Summer Activities for Seniors

By Peter Holewinski

Summer brings sunshine and fresh air, but for seniors who have mobility issues, the simple act of venturing outside can be difficult. Depending on the activity, going outdoors can help relieve boredom, increase vitamin D from sun exposure and boost physical exercise resulting in happiness and improved overall wellbeing.

Here are 5 outdoor activities to try with your loved one today!

1. Plant a garden. Seniors who need to use canes, walkers or wheelchairs may feel frustrated or inconvenienced in crowded public places. Planting a garden in the privacy of his or her backyard is a simple way to get your loved one outdoors without the stress of venturing too far from home. Planting flowers, fruits or vegetables will also give him or her something to look forward to as he or she watches the seedlings grow.

2. Eat or read outside. Another convenient outdoor activity is to move breakfast or dinner outside when it is cooler in the early morning or early evening. This change of scenery will create an enjoyable and calming environment. Being outside in the fresh air is also said to increase concentration, making it an ideal place to read a book, which promotes brain health.

3. Have a picnic. Pack up a healthy pasta salad, sandwiches, fruit salad and plenty of water and drive to a local park or picnic. Ensure that there are tables at the destination to minimize the amount of time your loved one will have to spend walking or standing. Picnic tables near a lake are especially calming and enjoyable. Better yet, invite other family members and friends and enjoy the day out. Don’t forget your sunscreen!

4. Paint. Gather an easel, canvas, paints and a paintbrush and let your loved one choose a place that he or she would like to paint.
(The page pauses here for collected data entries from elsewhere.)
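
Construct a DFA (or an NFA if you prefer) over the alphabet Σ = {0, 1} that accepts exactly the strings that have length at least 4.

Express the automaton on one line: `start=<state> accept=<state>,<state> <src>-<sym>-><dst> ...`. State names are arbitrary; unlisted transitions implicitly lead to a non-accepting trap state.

start=A accept=E,F A-0->B A-1->B B-0->C B-1->C C-0->D C-1->D D-0->E D-1->E E-0->F E-1->F F-0->F F-1->F

Count input length up to 5: every symbol moves from A toward F, which means 'more than 4' and absorbs. Accept from {E, F}.
With 6 states:
       0  1 
>  A   B  B 
   B   C  C 
   C   D  D 
   D   E  E 
 * E   F  F 
 * F   F  F 
(> = start, * = accepting)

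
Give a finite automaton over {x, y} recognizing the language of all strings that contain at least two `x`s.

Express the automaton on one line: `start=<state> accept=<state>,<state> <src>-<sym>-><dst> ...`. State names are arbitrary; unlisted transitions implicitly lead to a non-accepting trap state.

Only the number of `x`s matters, and only up to 3. Make a chain S0 → S1 → S2 → S3 advanced by each `x` (with S3 absorbing); every other symbol self-loops. The accepting set is {S2, S3}.
A 4-state machine:
        x   y  
>  S0   S1  S0 
   S1   S2  S1 
 * S2   S3  S2 
 * S3   S3  S3 
(> = start, * = accepting)

start=S0 accept=S2,S3 S0-x->S1 S0-y->S0 S1-x->S2 S1-y->S1 S2-x->S3 S2-y->S2 S3-x->S3 S3-y->S3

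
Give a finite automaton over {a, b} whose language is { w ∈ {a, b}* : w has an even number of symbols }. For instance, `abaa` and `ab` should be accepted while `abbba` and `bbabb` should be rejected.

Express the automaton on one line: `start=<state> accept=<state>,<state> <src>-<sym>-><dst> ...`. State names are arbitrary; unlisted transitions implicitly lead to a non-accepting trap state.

Count input length modulo 2: every symbol advances one step around the cycle s0 → s1 → s0. Accept at s0.
2 states suffice.
        a   b  
>* s0   s1  s1 
   s1   s0  s0 
(> = start, * = accepting)

start=s0 accept=s0 s0-a->s1 s0-b->s1 s1-a->s0 s1-b->s0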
This is a great activity because your loved one will have the freedom to choose where he or she would like to go and be able to sit and relax while enjoying the view. Ideas we recommend painting include a park, forest or local monuments and attractions.

5. Attend a local event. During the summertime, there are plenty of free outdoor concerts, plays and other events to attend. Look up your city’s calendar of local events and allow your loved one to pick the one that interests him or her the most. Arrive early to accommodate your loved one’s seating needs. If he or she is in a wheelchair, try sitting close to the front to improve their visibility of the performers. If your loved one uses a cane or a walker, bring collapsible chairs so that he or she can sit easily if needed.

It is important to ensure your loved one’s safety at all times especially when it comes to the summer heat. Help him or her dress appropriately for the weather and remember to bring a hat, sunglasses or a light jacket if needed. Avoid dehydration by having water on-hand as loved ones with mobility issues may be embarrassed asking to go get a drink. Apply sunscreen to protect the skin and follow our 5 tips to protect your skin this summer.

If you can, plan these activities during the coolest hours of the day—the early morning or late afternoon are typically best. If you have a hired caregiver, he or she will be able to work with your loved one to best accommodate his or her needs and preferences to make a day out stress-free and enjoyable. We wish everyone a happy summer!